Tuesday, June 21, 2011

Wal-Mart sucks. A lot.

Yesterday I posted a snotty Facebook status update about Wal-Mart following the U.S. Supreme Court ruling that denied women the right to proceed with a sex discrimination suit against the company.

A decade ago, a group of female employees sued Wal-Mart, claiming the company paid them lower wages and awarded them fewer promotions than men even when they had higher performance ratings and more seniority than their male counterparts. By a 5-4 vote along ideological lines, the court said there were too many women in too many jobs at Wal-Mart to wrap into one lawsuit. The lawsuit could have involved up to 1.6 million women and Wal-Mart could have faced billions of dollars in damages.

Instead of receiving the type of concurring responses that I expected from my liberal Facebook friends, it was pointed out that the Supremes’ decision was based on a “narrow procedural point” which means, I assume, that my friends thought it was just.

I’m not an attorney but I don’t see how making it more difficult for women to come together as a group to claim discrimination by the world’s largest corporation is a good thing by any definition. (Isn’t this the same court that ruled in Citizens United v. Federal Election Commission that corporations have the same rights as people?)

Another Facebook friend responded by asking, “What do you have against people who work at Wal-Mart?” My answer is: nothing. Wal-Mart employs one out of every 123 U.S. workers and nearly one out of every 20 retail employees and I feel sorry for each one of them. It’s the corporate monster, headquartered in Bentonville, Arkansas, that rubs me the wrong way:

  • Wal-Mart pays its employees next to nothing, forcing many to sign up for public assistance.

    • Wal-Mart enjoys taxpayer subsidies although its annual revenue exceeds $420 billion.

      • Wal-Mart violates environmental laws and promotes sprawl and farmland loss.

        • Wal-Mart squashes Mom and Pop stores and alters communities.

          • Wal-Mart actively fights employee unions and organizing efforts. The company's been mobilizing managers and supervisors around the country to warn that if Democrats win power in November, they'll likely change federal law to make it easier for workers to unionize.

            • Wal-Mart supports the Chinese economy. In fact, experts estimate that as many as 80 percent of Wal-Mart’s 6,000 global suppliers are based in China. The corporation itself estimates it imports $15 billion worth of Chinese goods every year and concedes that the figure could be higher; some estimates range as high as $30 billion.

            I’m not surprised that a company headquartered in the good ol’ USA pays its employees an average of just $250/week and buys mostly from Chinese suppliers. I am surprised that the highest court in the land sided with this company over American women – and that anyone thinks this is okay.

            P.S. For more information, watch “Wal-Mart: The High Cost of Low Price,” a documentary that “uncovers a retail giant's assault on families and American values.”

            Sources: Huffington Post, moneyvsdebt.com, Crooks and Liars, USA Today, PBS.

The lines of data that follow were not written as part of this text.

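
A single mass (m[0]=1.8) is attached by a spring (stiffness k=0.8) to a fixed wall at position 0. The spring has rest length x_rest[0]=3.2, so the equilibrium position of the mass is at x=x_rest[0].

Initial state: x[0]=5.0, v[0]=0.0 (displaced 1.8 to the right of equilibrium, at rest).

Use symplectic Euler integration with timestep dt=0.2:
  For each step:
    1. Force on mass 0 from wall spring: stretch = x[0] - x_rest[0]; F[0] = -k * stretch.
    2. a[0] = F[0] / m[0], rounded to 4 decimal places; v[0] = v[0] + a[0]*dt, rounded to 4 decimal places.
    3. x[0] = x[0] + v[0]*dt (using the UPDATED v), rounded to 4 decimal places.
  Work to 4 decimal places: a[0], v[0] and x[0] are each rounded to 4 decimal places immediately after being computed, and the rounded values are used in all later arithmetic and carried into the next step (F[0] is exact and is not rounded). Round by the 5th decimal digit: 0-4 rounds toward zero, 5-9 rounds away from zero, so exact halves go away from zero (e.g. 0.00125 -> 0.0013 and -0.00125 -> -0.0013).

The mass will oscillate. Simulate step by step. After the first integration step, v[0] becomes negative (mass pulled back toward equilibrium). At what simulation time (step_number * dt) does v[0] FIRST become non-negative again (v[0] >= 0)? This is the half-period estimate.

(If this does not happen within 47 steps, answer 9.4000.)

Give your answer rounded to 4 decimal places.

Step 0: x=[5.0000] v=[0.0000]
Step 1: x=[4.9680] v=[-0.1600]
Step 2: x=[4.9046] v=[-0.3172]
Step 3: x=[4.8109] v=[-0.4687]
Step 4: x=[4.6885] v=[-0.6119]
Step 5: x=[4.5397] v=[-0.7442]
Step 6: x=[4.3670] v=[-0.8633]
Step 7: x=[4.1736] v=[-0.9670]
Step 8: x=[3.9629] v=[-1.0535]
Step 9: x=[3.7386] v=[-1.1213]
Step 10: x=[3.5048] v=[-1.1692]
Step 11: x=[3.2655] v=[-1.1963]
Step 12: x=[3.0251] v=[-1.2021]
Step 13: x=[2.7878] v=[-1.1866]
Step 14: x=[2.5578] v=[-1.1500]
Step 15: x=[2.3392] v=[-1.0929]
Step 16: x=[2.1359] v=[-1.0164]
Step 17: x=[1.9515] v=[-0.9218]
Step 18: x=[1.7893] v=[-0.8108]
Step 19: x=[1.6522] v=[-0.6854]
Step 20: x=[1.5426] v=[-0.5478]
Step 21: x=[1.4625] v=[-0.4005]
Step 22: x=[1.4133] v=[-0.2461]
Step 23: x=[1.3958] v=[-0.0873]
Step 24: x=[1.4104] v=[0.0731]
First v>=0 after going negative at step 24, time=4.8000

Answer: 4.8000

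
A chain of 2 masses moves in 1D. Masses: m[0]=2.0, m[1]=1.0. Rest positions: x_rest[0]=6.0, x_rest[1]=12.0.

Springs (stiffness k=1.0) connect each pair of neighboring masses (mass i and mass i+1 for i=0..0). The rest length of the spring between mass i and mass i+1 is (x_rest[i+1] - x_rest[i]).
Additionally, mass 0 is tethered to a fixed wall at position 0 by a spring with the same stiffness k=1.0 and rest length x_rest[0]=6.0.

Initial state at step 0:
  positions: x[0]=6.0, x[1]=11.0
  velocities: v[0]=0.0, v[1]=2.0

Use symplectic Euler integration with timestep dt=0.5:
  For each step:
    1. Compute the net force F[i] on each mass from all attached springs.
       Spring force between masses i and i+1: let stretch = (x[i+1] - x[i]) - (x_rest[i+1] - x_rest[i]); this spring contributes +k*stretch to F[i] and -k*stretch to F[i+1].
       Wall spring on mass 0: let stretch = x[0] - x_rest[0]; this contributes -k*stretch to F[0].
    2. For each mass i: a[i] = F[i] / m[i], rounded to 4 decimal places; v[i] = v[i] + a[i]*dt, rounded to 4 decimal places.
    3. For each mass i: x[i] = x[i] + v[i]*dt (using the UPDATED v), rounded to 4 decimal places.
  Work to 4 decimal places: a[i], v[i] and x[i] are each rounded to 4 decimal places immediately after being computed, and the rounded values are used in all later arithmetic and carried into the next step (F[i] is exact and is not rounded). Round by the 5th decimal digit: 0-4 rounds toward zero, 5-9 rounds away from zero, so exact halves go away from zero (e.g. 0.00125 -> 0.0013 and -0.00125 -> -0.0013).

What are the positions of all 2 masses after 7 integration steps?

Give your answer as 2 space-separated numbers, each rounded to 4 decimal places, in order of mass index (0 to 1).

Step 0: x=[6.0000 11.0000] v=[0.0000 2.0000]
Step 1: x=[5.8750 12.2500] v=[-0.2500 2.5000]
Step 2: x=[5.8125 13.4063] v=[-0.1250 2.3125]
Step 3: x=[5.9727 14.1641] v=[0.3204 1.5156]
Step 4: x=[6.4103 14.3741] v=[0.8751 0.4199]
Step 5: x=[7.0421 14.0931] v=[1.2635 -0.5620]
Step 6: x=[7.6750 13.5494] v=[1.2658 -1.0875]
Step 7: x=[8.0829 13.0371] v=[0.8157 -1.0247]

Answer: 8.0829 13.0371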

            1. Walmart is so generous that they have let homeless employees sleep in their cars in the parking lot. Very giving of them.

              I've said this before, but every Walmart store needs to have a "Made in the USA" enclosure as a challenge to the patriots who shop there. It'd say, "Here's your chance to prove your patriotism by paying more to support the American economy." I really wonder how that might work out.

              I've written to Walmart asking them to do that. Maybe they have. I don't know because I'm lucky enough to live in a place were Walmarts are rare and even if there was one across the street I'd not shop there.

            2. I have never set foot in a Walmart parking lot, let alone one of their stores, and I really see no incentive to do so in the future. Nor does my wife, even though she is from Arkansas and has relatives that work in that company's management. Bushit happens, and it is still happening!

            3. Hey Patrick,

              My comment about having something against Wal Mart workers was to shame the politicians in your comment.

              I have watched The High Cost of Low Price. I was appalled at the treatment of the workers. Essentially making people who work for Wal Mart a 'working poor' class. How families sink their pay cheques right back into the store. There is no getting ahead in life with that mentality.

              Because of that documentary, I have tried to make a strong conscious decision to boycott Wal Mart as much as I possibly can. Keep in mind I'm a single mother raising two children. One who blows out shoes every other month!

              I really do hate Wal Mart and everything it stands for. The kicker being its an "American" franchise/company in Canada. I'd rather support local business'

              And that is my 2 cents.


            4. Patrick, I don't think it is ok that the court sided against women 5-4. I DID expect this from this court. The Scalia court is a modern travesty, the bend of which will take generations to muddle through yet again.